Planning for sustainable practices has also offered opportunities to ensure projects have been finished to the highest standard, even when issues arise or costs first appear exorbitant.
“For example, for the Nagasaki office project I managed to value engineer the project from the tender to the award of the contractor, saving AIG USD$2.98million and reducing the construction period to 11 months for a five storey 220,000 square foot construction,” he says.
“This was mainly achieved by replacing the all steel structure design to a composite concrete/steel structure design which was just as strong but cost less.”
Another challenging build was the Royce Residence – a luxury 512,000 square foot residential development in Thailand.

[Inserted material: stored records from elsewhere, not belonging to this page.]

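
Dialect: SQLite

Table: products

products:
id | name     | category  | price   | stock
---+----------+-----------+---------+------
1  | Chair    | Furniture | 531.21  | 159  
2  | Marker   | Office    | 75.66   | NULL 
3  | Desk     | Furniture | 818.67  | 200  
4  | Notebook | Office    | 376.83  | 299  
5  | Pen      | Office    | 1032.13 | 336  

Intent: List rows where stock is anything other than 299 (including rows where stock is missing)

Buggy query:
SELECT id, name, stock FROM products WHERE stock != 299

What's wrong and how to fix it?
Bug: 'stock != 299' is unknown when stock is NULL, so NULL rows are silently excluded

Fix: Handle NULL separately with IS NULL alongside the inequality

Corrected query:
SELECT id, name, stock FROM products WHERE stock != 299 OR stock IS NULL

Result:
id | name   | stock
---+--------+------
1  | Chair  | 159  
2  | Marker | NULL 
3  | Desk   | 200  
5  | Pen    | 336  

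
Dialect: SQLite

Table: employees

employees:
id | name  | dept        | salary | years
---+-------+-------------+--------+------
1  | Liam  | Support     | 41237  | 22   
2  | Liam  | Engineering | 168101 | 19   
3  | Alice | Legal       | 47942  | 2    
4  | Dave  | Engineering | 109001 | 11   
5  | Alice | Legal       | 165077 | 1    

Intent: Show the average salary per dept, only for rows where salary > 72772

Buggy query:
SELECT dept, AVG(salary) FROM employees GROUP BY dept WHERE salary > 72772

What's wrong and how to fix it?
Bug: WHERE cannot follow GROUP BY

Fix: Place WHERE between FROM and GROUP BY

Corrected query:
SELECT dept, AVG(salary) FROM employees WHERE salary > 72772 GROUP BY dept

Result:
dept        | AVG(salary)
------------+------------
Engineering | 138551     
Legal       | 165077     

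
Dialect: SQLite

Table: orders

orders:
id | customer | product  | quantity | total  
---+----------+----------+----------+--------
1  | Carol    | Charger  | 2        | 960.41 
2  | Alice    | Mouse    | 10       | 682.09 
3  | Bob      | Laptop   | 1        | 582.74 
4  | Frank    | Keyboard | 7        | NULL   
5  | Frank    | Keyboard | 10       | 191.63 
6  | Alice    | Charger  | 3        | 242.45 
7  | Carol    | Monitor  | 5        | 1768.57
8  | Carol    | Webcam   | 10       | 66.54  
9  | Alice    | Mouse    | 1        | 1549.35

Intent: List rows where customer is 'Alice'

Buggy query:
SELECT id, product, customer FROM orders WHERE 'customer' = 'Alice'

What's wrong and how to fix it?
Bug: 'customer' in single quotes is a string literal, not the column; the comparison is literal-vs-literal and never true

Fix: Reference the column as customer without single quotes

Corrected query:
SELECT id, product, customer FROM orders WHERE customer = 'Alice'

Result:
id | product | customer
---+---------+---------
2  | Mouse   | Alice   
6  | Charger | Alice   
9  | Mouse   | Alice   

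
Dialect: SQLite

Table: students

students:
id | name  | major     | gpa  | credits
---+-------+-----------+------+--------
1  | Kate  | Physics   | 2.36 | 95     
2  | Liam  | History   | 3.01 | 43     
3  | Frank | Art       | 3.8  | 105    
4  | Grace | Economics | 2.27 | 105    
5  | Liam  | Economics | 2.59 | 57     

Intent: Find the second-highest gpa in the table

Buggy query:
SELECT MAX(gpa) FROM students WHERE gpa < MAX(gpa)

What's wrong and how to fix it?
Bug: MAX(gpa) on the right of the comparison is an aggregate-in-WHERE error

Fix: Compute the overall MAX in a subquery, then take MAX of rows below it

Corrected query:
SELECT MAX(gpa) FROM students WHERE gpa < (SELECT MAX(gpa) FROM students)

Result:
MAX(gpa)
--------
3.01    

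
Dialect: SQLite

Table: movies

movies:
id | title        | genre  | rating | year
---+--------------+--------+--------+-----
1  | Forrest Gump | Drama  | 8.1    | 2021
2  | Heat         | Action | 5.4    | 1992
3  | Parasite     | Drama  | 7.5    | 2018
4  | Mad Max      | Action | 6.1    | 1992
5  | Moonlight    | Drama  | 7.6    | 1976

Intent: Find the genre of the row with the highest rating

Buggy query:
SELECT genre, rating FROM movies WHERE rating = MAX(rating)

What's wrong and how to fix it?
Bug: MAX(rating) is an aggregate and cannot be used directly in WHERE

Fix: Wrap MAX in a scalar subquery so WHERE compares against a single value

Corrected query:
SELECT genre, rating FROM movies WHERE rating = (SELECT MAX(rating) FROM movies)

Result:
genre | rating
------+-------
Drama | 8.1   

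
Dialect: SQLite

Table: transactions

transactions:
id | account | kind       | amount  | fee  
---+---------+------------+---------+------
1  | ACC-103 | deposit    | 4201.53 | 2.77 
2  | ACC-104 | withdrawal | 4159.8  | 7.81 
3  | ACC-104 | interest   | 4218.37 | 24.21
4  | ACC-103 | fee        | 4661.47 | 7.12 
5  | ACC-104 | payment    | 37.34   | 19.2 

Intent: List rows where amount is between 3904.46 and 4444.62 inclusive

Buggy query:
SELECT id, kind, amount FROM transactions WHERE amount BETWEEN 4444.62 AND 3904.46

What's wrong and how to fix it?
Bug: BETWEEN expects the lower bound first; with 4444.62 AND 3904.46 the range is empty

Fix: Write BETWEEN 3904.46 AND 4444.62

Corrected query:
SELECT id, kind, amount FROM transactions WHERE amount BETWEEN 3904.46 AND 4444.62

Result:
id | kind       | amount 
---+------------+--------
1  | deposit    | 4201.53
2  | withdrawal | 4159.8 
3  | interest   | 4218.37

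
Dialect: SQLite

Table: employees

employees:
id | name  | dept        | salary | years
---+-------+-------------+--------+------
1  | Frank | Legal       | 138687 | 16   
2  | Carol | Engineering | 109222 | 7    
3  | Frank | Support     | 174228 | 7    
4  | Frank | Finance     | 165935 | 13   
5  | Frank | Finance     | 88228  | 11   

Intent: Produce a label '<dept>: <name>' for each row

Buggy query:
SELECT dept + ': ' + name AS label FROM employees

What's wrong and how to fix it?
Bug: '+' is numeric addition; on text columns SQLite converts them to 0 instead of concatenating

Fix: Use the || operator for string concatenation

Corrected query:
SELECT dept || ': ' || name AS label FROM employees

Result:
label             
------------------
Legal: Frank      
Engineering: Carol
Support: Frank    
Finance: Frank    
Finance: Frank    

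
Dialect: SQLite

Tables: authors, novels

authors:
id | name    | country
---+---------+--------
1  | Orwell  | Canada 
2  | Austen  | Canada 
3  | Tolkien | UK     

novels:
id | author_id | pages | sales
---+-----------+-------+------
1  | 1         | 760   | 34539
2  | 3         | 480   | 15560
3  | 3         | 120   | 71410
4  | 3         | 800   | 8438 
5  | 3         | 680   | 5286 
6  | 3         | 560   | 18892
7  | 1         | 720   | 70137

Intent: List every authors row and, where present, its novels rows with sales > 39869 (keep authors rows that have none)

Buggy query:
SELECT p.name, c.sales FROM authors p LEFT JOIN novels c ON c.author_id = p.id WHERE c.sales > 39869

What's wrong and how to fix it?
Bug: Filtering c.sales in WHERE discards the NULL rows produced by LEFT JOIN, turning it into an inner join

Fix: Put 'c.sales > 39869' in the JOIN's ON clause instead of WHERE

Corrected query:
SELECT p.name, c.sales FROM authors p LEFT JOIN novels c ON c.author_id = p.id AND c.sales > 39869

Result:
name    | sales
--------+------
Orwell  | 70137
Austen  | NULL 
Tolkien | 71410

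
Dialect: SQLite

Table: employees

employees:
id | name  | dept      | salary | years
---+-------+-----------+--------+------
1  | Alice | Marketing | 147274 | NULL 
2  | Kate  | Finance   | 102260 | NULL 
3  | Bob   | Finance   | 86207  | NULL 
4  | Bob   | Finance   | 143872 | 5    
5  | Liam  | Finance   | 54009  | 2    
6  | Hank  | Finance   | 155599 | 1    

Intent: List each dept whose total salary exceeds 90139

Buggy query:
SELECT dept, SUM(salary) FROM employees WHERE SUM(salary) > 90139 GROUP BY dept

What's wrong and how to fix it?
Bug: SUM(salary) is an aggregate, but WHERE filters rows before aggregation

Fix: Use HAVING (which filters groups after aggregation) instead of WHERE

Corrected query:
SELECT dept, SUM(salary) FROM employees GROUP BY dept HAVING SUM(salary) > 90139

Result:
dept      | SUM(salary)
----------+------------
Finance   | 541947     
Marketing | 147274     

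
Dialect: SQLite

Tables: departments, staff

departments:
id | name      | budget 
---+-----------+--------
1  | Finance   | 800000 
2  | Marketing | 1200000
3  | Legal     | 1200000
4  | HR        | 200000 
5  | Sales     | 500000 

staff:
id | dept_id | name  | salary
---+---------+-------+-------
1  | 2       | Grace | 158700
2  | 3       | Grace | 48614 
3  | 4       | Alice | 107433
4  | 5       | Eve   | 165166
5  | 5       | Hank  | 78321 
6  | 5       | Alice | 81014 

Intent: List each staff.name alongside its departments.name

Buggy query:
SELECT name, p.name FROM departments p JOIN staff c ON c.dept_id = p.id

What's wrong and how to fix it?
Bug: 'name' exists in both joined tables, so the database can't tell which one is meant

Fix: Prefix ambiguous columns with the table alias

Corrected query:
SELECT c.name, p.name FROM departments p JOIN staff c ON c.dept_id = p.id

Result:
name  | name     
------+----------
Grace | Marketing
Grace | Legal    
Alice | HR       
Eve   | Sales    
Hank  | Sales    
Alice | Sales    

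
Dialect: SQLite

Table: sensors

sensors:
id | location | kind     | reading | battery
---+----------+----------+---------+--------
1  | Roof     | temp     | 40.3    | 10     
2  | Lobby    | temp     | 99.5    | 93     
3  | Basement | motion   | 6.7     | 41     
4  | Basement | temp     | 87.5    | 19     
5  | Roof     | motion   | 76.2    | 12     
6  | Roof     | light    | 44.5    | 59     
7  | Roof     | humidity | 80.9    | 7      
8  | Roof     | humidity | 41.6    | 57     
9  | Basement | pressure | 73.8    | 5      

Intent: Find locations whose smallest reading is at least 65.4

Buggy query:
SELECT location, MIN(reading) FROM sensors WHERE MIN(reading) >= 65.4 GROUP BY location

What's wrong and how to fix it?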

“Our site was around the corner from the ex-Prime Minister’s house, which was blocked and barricaded due to the political unrest at the time,” he says.
“We managed to complete the development on schedule and to budget in 2012, despite the riots and severe flooding that affected Bangkok during the construction by augmenting labour and resources to catch back the schedule.”
Mr Lai stayed with AIG until 2010 when Invesco Real Estate absorbed his business unit after the Global Financial Crisis affected AIG’s Asia investments.
“I stayed with Invesco until 2013 when I heard my old boss was putting the AIG band back together at Baring Private Equity Asia – and I’ve never looked back,” he says.
Baring recently closed a USD$1billion real estate opportunistic fund covering investments in the Asia Pacific region.
“I like to keep things low key until they are fully completed, but I can share that the company has some exciting projects coming up – including a cutting edge 36 storey office tower that has just broken ground in Manila, and a very cool high-end luxury residential project in Tokyo that will commence in mid-2019,” he says.
(Image: The 5.7 million square foot Seoul IFC mixed-use development)
As for his own personal interests in his work, they come full circle to his time earlier in his career working with the school developments in Hong Kong.
“There is still much income and wealth disparity in the Asia Pacific region where our portfolio serves,” he says.
Through a corporate giving structure Mr Lai and his team focus on helping low socio-economic communities and NGOs – such as schools, orphanages and women shelters – to try to make some difference through charitable duties in the countries where the company holds investments.
“Each year we have an annual offsite day where we all dedicate a full day of charity work including repair and maintenance, painting, general construction works and also support through staff donations to the respective charities,” he says. “Sometimes we also get to help with practical things like preparing and distributing lunch to school children.”
“It is an important aspect of our work as we need to stay humble and well-grounded and give back to the communities that we have derived so much from in our industry.”